Но Гронина трудно было провести.
– Скажите, в таком случае, какую сумму вы выдали налетчику.
– Всю дневную выручку. Я еще не подсчитывала. Но обычно бывает около 12 тысяч рублей.
Гронин впился глазами в меня.
– Напомни, Терехов, какую сумму ты указал в своем чистосердечном признании.
Этот был момент, когда я мог сказать, что на меня вчера тоже нашло затмение. Если потерпевшая не помнит меня, какого черта я должен помнить ее? Если бы очная ставка проходила в присутствии адвоката, так бы и случилось. Но адвоката не было. В то время такое случалось. Ну, как же. Гуманные органы наши никого не обвиняют без снований и не нарушают ничьих прав.
Гронин дал мне понять, что сдержит свое слово. Суд назначит мне условный срок. И я подтвердил, что продавщица выдала мне 400 рублей. Куренная выслушала мои слова с очень натуральным удивлением и подтвердила свои показания насчет 12 тысяч. Гронин зло смотрел на Куренную, но эту бабу трудно было чем-то прошибить.
На суде я в какой-то момент почувствовал себя больше потерпевшим, чем преступником. Попросил слова и сказал, что государство доверило Куренной продажу своих товаров. То есть она не должна была при первой угрозе выдавать деньги. Она должна была сопротивляться. Хотя бы послать меня подальше. Если бы я получил от нее пусть даже такой отпор, я наверняка ушел бы ни с чем.

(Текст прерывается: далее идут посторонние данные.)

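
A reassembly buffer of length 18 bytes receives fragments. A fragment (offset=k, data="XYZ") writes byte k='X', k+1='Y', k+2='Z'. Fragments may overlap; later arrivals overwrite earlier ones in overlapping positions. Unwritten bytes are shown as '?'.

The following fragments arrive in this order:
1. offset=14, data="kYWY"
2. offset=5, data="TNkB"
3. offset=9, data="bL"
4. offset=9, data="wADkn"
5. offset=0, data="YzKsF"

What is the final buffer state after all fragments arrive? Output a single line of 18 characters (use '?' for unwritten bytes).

Fragment 1: offset=14 data="kYWY" -> buffer=??????????????kYWY
Fragment 2: offset=5 data="TNkB" -> buffer=?????TNkB?????kYWY
Fragment 3: offset=9 data="bL" -> buffer=?????TNkBbL???kYWY
Fragment 4: offset=9 data="wADkn" -> buffer=?????TNkBwADknkYWY
Fragment 5: offset=0 data="YzKsF" -> buffer=YzKsFTNkBwADknkYWY

Answer: YzKsFTNkBwADknkYWY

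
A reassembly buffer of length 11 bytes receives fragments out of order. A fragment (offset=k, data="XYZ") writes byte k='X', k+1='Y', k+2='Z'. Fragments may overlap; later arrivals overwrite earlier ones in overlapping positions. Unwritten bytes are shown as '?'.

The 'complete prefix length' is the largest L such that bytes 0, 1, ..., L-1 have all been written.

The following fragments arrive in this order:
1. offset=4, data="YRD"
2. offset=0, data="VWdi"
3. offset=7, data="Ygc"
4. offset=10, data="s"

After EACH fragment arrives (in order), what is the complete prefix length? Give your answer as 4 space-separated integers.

Fragment 1: offset=4 data="YRD" -> buffer=????YRD???? -> prefix_len=0
Fragment 2: offset=0 data="VWdi" -> buffer=VWdiYRD???? -> prefix_len=7
Fragment 3: offset=7 data="Ygc" -> buffer=VWdiYRDYgc? -> prefix_len=10
Fragment 4: offset=10 data="s" -> buffer=VWdiYRDYgcs -> prefix_len=11

Answer: 0 7 10 11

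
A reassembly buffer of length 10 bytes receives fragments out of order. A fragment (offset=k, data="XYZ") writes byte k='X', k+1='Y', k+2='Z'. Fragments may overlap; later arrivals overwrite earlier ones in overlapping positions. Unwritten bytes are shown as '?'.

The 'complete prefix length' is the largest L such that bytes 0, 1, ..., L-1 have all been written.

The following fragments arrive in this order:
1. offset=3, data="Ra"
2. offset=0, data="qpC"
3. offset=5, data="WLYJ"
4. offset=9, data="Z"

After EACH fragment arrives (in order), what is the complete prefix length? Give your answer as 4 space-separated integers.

Fragment 1: offset=3 data="Ra" -> buffer=???Ra????? -> prefix_len=0
Fragment 2: offset=0 data="qpC" -> buffer=qpCRa????? -> prefix_len=5
Fragment 3: offset=5 data="WLYJ" -> buffer=qpCRaWLYJ? -> prefix_len=9
Fragment 4: offset=9 data="Z" -> buffer=qpCRaWLYJZ -> prefix_len=10

Answer: 0 5 9 10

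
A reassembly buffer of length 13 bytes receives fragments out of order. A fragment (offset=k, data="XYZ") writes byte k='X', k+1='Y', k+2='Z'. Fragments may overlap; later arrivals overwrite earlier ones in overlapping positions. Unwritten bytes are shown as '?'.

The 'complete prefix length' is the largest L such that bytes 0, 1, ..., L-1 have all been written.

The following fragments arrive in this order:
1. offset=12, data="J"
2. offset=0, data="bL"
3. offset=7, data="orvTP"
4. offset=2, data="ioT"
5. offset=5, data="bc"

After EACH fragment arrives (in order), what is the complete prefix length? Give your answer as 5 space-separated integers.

Fragment 1: offset=12 data="J" -> buffer=????????????J -> prefix_len=0
Fragment 2: offset=0 data="bL" -> buffer=bL??????????J -> prefix_len=2
Fragment 3: offset=7 data="orvTP" -> buffer=bL?????orvTPJ -> prefix_len=2
Fragment 4: offset=2 data="ioT" -> buffer=bLioT??orvTPJ -> prefix_len=5
Fragment 5: offset=5 data="bc" -> buffer=bLioTbcorvTPJ -> prefix_len=13

Answer: 0 2 2 5 13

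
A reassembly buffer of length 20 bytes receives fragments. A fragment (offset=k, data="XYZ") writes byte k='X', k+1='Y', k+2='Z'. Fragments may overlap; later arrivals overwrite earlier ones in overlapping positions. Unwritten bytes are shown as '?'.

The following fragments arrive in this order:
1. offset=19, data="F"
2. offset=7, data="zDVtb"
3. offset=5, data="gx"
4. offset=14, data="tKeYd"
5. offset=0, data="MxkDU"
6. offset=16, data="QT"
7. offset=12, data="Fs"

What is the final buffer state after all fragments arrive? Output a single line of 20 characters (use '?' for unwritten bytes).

Answer: MxkDUgxzDVtbFstKQTdF

Derivation:
Fragment 1: offset=19 data="F" -> buffer=???????????????????F
Fragment 2: offset=7 data="zDVtb" -> buffer=???????zDVtb???????F
Fragment 3: offset=5 data="gx" -> buffer=?????gxzDVtb???????F
Fragment 4: offset=14 data="tKeYd" -> buffer=?????gxzDVtb??tKeYdF
Fragment 5: offset=0 data="MxkDU" -> buffer=MxkDUgxzDVtb??tKeYdF
Fragment 6: offset=16 data="QT" -> buffer=MxkDUgxzDVtb??tKQTdF
Fragment 7: offset=12 data="Fs" -> buffer=MxkDUgxzDVtbFstKQTdF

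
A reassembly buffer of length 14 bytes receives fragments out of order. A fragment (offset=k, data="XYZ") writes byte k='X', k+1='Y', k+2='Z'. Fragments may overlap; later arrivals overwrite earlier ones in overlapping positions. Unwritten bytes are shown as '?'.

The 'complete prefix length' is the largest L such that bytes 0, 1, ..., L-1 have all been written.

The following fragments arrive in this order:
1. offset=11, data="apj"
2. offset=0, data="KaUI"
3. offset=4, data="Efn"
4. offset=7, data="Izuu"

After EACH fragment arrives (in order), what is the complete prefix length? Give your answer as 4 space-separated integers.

Fragment 1: offset=11 data="apj" -> buffer=???????????apj -> prefix_len=0
Fragment 2: offset=0 data="KaUI" -> buffer=KaUI???????apj -> prefix_len=4
Fragment 3: offset=4 data="Efn" -> buffer=KaUIEfn????apj -> prefix_len=7
Fragment 4: offset=7 data="Izuu" -> buffer=KaUIEfnIzuuapj -> prefix_len=14

Answer: 0 4 7 14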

Судебные заседатели слушали мое странное выступление с удивлением. Даже судья удостоил сочувственного взгляда и принялся нажимать на Куренную. Пригрозил открыть против нее отдельное судебное дело. И в конце концов дожал. Баба с простыми инстинктами призналась, что бес попутал. Для меня это имело значение. Суд обязал меня возмещать только ту сумму, которую я взял на самом деле. А я понял, что у нас есть какое-никакое правосудие.